ECLI:NL:CRVB:2018:3634
Centrale Raad van Beroep
- Hoger beroep
- M. Schoneveld
- J.T.H. Zimmerman
- J.C.F. Talman
- Rechtspraak.nl
Intrekken en terugvorderen van bijstand wegens op geld waardeerbare activiteiten op de markt
In deze zaak heeft de Centrale Raad van Beroep op 6 november 2018 uitspraak gedaan in hoger beroep tegen een eerdere uitspraak van de rechtbank Rotterdam. De appellant, die bijstand ontving op basis van de Participatiewet, was op 10 juni 2015 aangetroffen op de markt in Rotterdam, waar hij bezig was met het vouwen van dozen die eerder groente en fruit hadden bevat. Het college van burgemeester en wethouders van Rotterdam had de bijstand van de appellant herzien en teruggevorderd, omdat hij volgens hen op geld waardeerbare activiteiten verrichtte. De rechtbank had het beroep van de appellant tegen dit besluit ongegrond verklaard, wat de appellant in hoger beroep aanvecht.
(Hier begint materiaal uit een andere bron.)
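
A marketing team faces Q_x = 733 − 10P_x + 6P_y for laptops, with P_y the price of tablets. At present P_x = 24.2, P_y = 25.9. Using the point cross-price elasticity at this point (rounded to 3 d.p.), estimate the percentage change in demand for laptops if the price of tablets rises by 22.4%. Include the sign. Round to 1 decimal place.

At P_x = 24.2, P_y = 25.9: Q_x = 646.4.
∂Q_x/∂P_y = 6.
ε = (∂Q_x/∂P_y)(P_y/Q_x) = 6.0000 × 25.9/646.4 ≈ 0.240.
%ΔQ_x ≈ ε × %ΔP_y = 0.240 × (22.4%) = 5.4%.

5.4%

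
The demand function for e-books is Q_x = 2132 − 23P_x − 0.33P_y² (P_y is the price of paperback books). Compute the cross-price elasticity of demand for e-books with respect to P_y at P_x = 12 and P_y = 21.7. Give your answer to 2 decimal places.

At P_x = 12 and P_y = 21.7: Q_x = 1700.606.
∂Q_x/∂P_y = -0.66P_y = -0.66(21.7) = -14.3220.
ε = (∂Q_x/∂P_y)(P_y/Q_x) = -14.3220 × (21.7/1700.606) ≈ -0.18.

-0.18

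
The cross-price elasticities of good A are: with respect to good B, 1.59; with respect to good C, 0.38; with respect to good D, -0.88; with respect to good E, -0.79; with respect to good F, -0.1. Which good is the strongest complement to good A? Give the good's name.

good D

Complements have ε < 0. The most negative value is -0.88 (good D).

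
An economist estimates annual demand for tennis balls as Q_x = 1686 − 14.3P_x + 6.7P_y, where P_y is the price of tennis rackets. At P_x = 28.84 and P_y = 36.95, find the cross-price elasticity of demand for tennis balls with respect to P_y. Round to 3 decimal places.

0.163

At P_x = 28.84 and P_y = 36.95: Q_x = 1521.153.
∂Q_x/∂P_y = 6.7.
ε = (∂Q_x/∂P_y)(P_y/Q_x) = 6.7 × (36.95/1521.153) ≈ 0.163.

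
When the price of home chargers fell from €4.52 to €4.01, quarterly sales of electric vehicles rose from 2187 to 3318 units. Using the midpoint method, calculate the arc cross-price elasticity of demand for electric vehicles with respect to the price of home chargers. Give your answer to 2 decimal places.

ΔQ_A = 3318 − 2187 = 1131; ΔP_B = 4.01 − 4.52 = -0.51.
Midpoints: Q̄_A = 2752.5, P̄_B = 4.26.
ε = (ΔQ_A/Q̄_A)/(ΔP_B/P̄_B) = (1131/2752.5)/(-0.51/4.26) ≈ -3.44.

-3.44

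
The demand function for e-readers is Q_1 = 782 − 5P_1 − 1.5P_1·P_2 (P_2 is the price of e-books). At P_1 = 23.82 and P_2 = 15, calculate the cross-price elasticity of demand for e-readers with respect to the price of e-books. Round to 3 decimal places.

-4.222

At P_1 = 23.82 and P_2 = 15: Q_1 = 126.95.
∂Q_1/∂P_2 = -1.5P_1 = -1.5(23.82) = -35.7300.
ε = (∂Q_1/∂P_2)(P_2/Q_1) = -35.7300 × (15/126.95) ≈ -4.222.
ε < 0: complements.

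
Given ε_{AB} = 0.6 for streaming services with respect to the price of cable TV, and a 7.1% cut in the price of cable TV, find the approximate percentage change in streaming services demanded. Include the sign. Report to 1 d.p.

%ΔQ ≈ ε × %ΔP of cable TV = 0.6 × (-7.1%) = -4.3%.

-4.3%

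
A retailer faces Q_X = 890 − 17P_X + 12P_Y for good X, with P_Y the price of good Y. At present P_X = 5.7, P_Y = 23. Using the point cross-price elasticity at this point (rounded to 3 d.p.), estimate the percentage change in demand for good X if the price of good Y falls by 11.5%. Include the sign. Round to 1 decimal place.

At P_X = 5.7, P_Y = 23: Q_X = 1069.1.
∂Q_X/∂P_Y = 12.
ε = (∂Q_X/∂P_Y)(P_Y/Q_X) = 12.0000 × 23/1069.1 ≈ 0.258.
%ΔQ_X ≈ ε × %ΔP_Y = 0.258 × (-11.5%) = -3.0%.

-3.0%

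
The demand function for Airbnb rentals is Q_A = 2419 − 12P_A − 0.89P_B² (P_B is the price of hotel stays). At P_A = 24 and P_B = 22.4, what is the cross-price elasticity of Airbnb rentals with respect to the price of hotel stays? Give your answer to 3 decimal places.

-0.530

At P_A = 24 and P_B = 22.4: Q_A = 1684.434.
∂Q_A/∂P_B = -1.78P_B = -1.78(22.4) = -39.8720.
ε = (∂Q_A/∂P_B)(P_B/Q_A) = -39.8720 × (22.4/1684.434) ≈ -0.530.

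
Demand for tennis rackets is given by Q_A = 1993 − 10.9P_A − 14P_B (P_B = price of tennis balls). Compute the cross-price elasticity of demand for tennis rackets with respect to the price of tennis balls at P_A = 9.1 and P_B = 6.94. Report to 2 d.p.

-0.05

At P_A = 9.1 and P_B = 6.94: Q_A = 1796.65.
∂Q_A/∂P_B = -14.
ε = (∂Q_A/∂P_B)(P_B/Q_A) = -14 × (6.94/1796.65) ≈ -0.05.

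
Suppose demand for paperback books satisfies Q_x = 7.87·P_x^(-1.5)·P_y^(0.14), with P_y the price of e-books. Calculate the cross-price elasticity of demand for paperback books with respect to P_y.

0.14

In a log-linear (constant-elasticity) demand function, the coefficient on the exponent of P_y is the cross-price elasticity.
ε = 0.14. Positive, so paperback books and e-books are substitutes.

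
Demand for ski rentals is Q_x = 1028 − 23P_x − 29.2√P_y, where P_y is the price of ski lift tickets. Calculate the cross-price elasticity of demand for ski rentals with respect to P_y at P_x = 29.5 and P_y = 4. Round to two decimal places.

At P_x = 29.5 and P_y = 4: Q_x = 291.1.
∂Q_x/∂P_y = -29.2/(2√P_y) = -29.2/(2√4) = -7.3000.
ε = (∂Q_x/∂P_y)(P_y/Q_x) = -7.3000 × (4/291.1) ≈ -0.10.

-0.10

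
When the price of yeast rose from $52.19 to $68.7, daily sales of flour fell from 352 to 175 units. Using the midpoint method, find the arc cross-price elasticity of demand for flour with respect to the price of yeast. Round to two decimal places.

ΔQ_A = 175 − 352 = -177; ΔP_B = 68.7 − 52.19 = 16.51.
Midpoints: Q̄_A = 263.5, P̄_B = 60.45.
ε = (ΔQ_A/Q̄_A)/(ΔP_B/P̄_B) = (-177/263.5)/(16.51/60.45) ≈ -2.46.

-2.46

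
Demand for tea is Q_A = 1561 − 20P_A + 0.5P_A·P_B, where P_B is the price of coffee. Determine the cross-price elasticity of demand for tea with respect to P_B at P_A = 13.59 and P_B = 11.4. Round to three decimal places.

0.057

At P_A = 13.59 and P_B = 11.4: Q_A = 1366.663.
∂Q_A/∂P_B = 0.5P_A = 0.5(13.59) = 6.7950.
ε = (∂Q_A/∂P_B)(P_B/Q_A) = 6.7950 × (11.4/1366.663) ≈ 0.057.
ε > 0: substitutes.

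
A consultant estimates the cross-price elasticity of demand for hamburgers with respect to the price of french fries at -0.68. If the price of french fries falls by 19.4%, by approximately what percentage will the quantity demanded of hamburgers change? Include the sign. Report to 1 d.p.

%ΔQ ≈ ε × %ΔP of french fries = -0.68 × (-19.4%) = 13.2%.
Demand for hamburgers rises by about 13.2%.

13.2%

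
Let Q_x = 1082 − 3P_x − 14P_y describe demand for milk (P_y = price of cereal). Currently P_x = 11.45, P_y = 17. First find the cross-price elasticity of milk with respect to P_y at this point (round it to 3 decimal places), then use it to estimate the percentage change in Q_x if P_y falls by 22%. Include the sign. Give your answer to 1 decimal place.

At P_x = 11.45, P_y = 17: Q_x = 809.65.
∂Q_x/∂P_y = -14.
ε = (∂Q_x/∂P_y)(P_y/Q_x) = -14.0000 × 17/809.65 ≈ -0.294.
%ΔQ_x ≈ ε × %ΔP_y = -0.294 × (-22%) = 6.5%.

6.5%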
De Centrale Raad van Beroep bevestigde de uitspraak van de rechtbank. De Raad oordeelde dat de appellant niet aannemelijk had gemaakt dat zijn activiteiten op de markt geen op geld waardeerbare arbeid betroffen. De rechtbank had vastgesteld dat de appellant tijdens reguliere arbeidsuren aanwezig was bij de marktkraam en dat hij actief bezig was met het vouwen van dozen, terwijl andere personen van de marktkraam het fruit verkochten. De enkele bewering van de appellant dat het om een vriendendienst ging, werd door de Raad niet als voldoende bewijs gezien om de intrekking van de bijstand te weerleggen.
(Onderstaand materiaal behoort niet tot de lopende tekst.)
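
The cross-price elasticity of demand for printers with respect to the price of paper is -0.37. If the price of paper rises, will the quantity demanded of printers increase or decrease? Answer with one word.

decrease

ε < 0 and the price of paper rises, so the quantity of printers moves in the opposite direction: it decreases.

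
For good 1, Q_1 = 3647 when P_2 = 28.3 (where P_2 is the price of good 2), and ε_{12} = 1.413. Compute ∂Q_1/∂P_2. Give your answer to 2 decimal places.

182.09

ε = (∂Q_1/∂P_2)·(P_2/Q_1) ⇒ ∂Q_1/∂P_2 = ε·Q_1/P_2 = 1.413 × 3647/28.3 ≈ 182.09.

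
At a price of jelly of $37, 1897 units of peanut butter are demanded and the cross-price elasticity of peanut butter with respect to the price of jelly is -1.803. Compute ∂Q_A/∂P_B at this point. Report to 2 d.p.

ε = (∂Q_A/∂P_B)·(P_B/Q_A) ⇒ ∂Q_A/∂P_B = ε·Q_A/P_B = -1.803 × 1897/37 ≈ -92.44.

-92.44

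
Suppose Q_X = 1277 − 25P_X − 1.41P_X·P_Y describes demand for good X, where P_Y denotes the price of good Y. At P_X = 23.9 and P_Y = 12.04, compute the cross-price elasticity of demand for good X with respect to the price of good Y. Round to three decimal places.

-1.482

At P_X = 23.9 and P_Y = 12.04: Q_X = 273.764.
∂Q_X/∂P_Y = -1.41P_X = -1.41(23.9) = -33.6990.
ε = (∂Q_X/∂P_Y)(P_Y/Q_X) = -33.6990 × (12.04/273.764) ≈ -1.482.
ε < 0: complements.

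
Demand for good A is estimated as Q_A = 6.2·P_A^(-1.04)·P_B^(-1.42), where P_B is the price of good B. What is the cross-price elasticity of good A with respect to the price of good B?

In a log-linear (constant-elasticity) demand function, the coefficient on the exponent of P_B is the cross-price elasticity.
ε = -1.42. Negative, so good A and good B are complements.

-1.42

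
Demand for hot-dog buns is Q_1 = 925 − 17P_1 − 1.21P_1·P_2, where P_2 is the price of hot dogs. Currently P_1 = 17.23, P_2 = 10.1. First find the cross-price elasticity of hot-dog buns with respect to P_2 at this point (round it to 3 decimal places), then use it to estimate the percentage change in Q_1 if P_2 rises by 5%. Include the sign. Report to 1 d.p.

At P_1 = 17.23, P_2 = 10.1: Q_1 = 421.522.
∂Q_1/∂P_2 = -1.21P_1 = -20.8483.
ε = (∂Q_1/∂P_2)(P_2/Q_1) = -20.8483 × 10.1/421.522 ≈ -0.500.
%ΔQ_1 ≈ ε × %ΔP_2 = -0.500 × (5%) = -2.5%.

-2.5%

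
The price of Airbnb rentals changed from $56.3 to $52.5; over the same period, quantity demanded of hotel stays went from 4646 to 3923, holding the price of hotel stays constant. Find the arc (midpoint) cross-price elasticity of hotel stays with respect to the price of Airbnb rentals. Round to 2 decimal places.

2.42

ΔQ_A = 3923 − 4646 = -723; ΔP_B = 52.5 − 56.3 = -3.8.
Midpoints: Q̄_A = 4284.5, P̄_B = 54.40.
ε = (ΔQ_A/Q̄_A)/(ΔP_B/P̄_B) = (-723/4284.5)/(-3.8/54.40) ≈ 2.42.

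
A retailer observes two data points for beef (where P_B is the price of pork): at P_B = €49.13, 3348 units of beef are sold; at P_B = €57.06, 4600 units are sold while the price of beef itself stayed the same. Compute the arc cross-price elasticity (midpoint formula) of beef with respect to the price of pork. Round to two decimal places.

2.11

ΔQ_A = 4600 − 3348 = 1252; ΔP_B = 57.06 − 49.13 = 7.93.
Midpoints: Q̄_A = 3974.0, P̄_B = 53.09.
ε = (ΔQ_A/Q̄_A)/(ΔP_B/P̄_B) = (1252/3974.0)/(7.93/53.09) ≈ 2.11.
ε > 0: beef and pork are substitutes.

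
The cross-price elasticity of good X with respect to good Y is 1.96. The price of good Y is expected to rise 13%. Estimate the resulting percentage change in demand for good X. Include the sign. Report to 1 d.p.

%ΔQ ≈ ε × %ΔP of good Y = 1.96 × (13%) = 25.5%.
Demand for good X rises by about 25.5%.

25.5%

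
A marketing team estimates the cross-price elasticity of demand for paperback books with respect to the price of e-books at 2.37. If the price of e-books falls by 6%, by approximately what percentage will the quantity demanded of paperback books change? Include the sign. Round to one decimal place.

-14.2%

%ΔQ ≈ ε × %ΔP of e-books = 2.37 × (-6%) = -14.2%.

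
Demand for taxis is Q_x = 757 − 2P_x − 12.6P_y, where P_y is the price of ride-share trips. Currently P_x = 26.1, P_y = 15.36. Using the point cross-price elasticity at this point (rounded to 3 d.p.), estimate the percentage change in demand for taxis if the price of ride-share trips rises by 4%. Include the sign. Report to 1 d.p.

-1.5%

At P_x = 26.1, P_y = 15.36: Q_x = 511.264.
∂Q_x/∂P_y = -12.6.
ε = (∂Q_x/∂P_y)(P_y/Q_x) = -12.6000 × 15.36/511.264 ≈ -0.379.
%ΔQ_x ≈ ε × %ΔP_y = -0.379 × (4%) = -1.5%.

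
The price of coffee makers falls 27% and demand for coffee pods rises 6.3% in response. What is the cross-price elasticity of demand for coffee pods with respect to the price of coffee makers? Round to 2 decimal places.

-0.23

ε = (%ΔQ of coffee pods) / (%ΔP of coffee makers) = (6.3%) / (-27%) ≈ -0.23.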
De Raad concludeerde dat het college terecht de bijstand van de appellant had ingetrokken en de gemaakte kosten had teruggevorderd. Er was geen aanleiding voor een veroordeling in de proceskosten. De uitspraak werd in het openbaar gedaan, en de griffier en de voorzitter ondertekenden het proces-verbaal.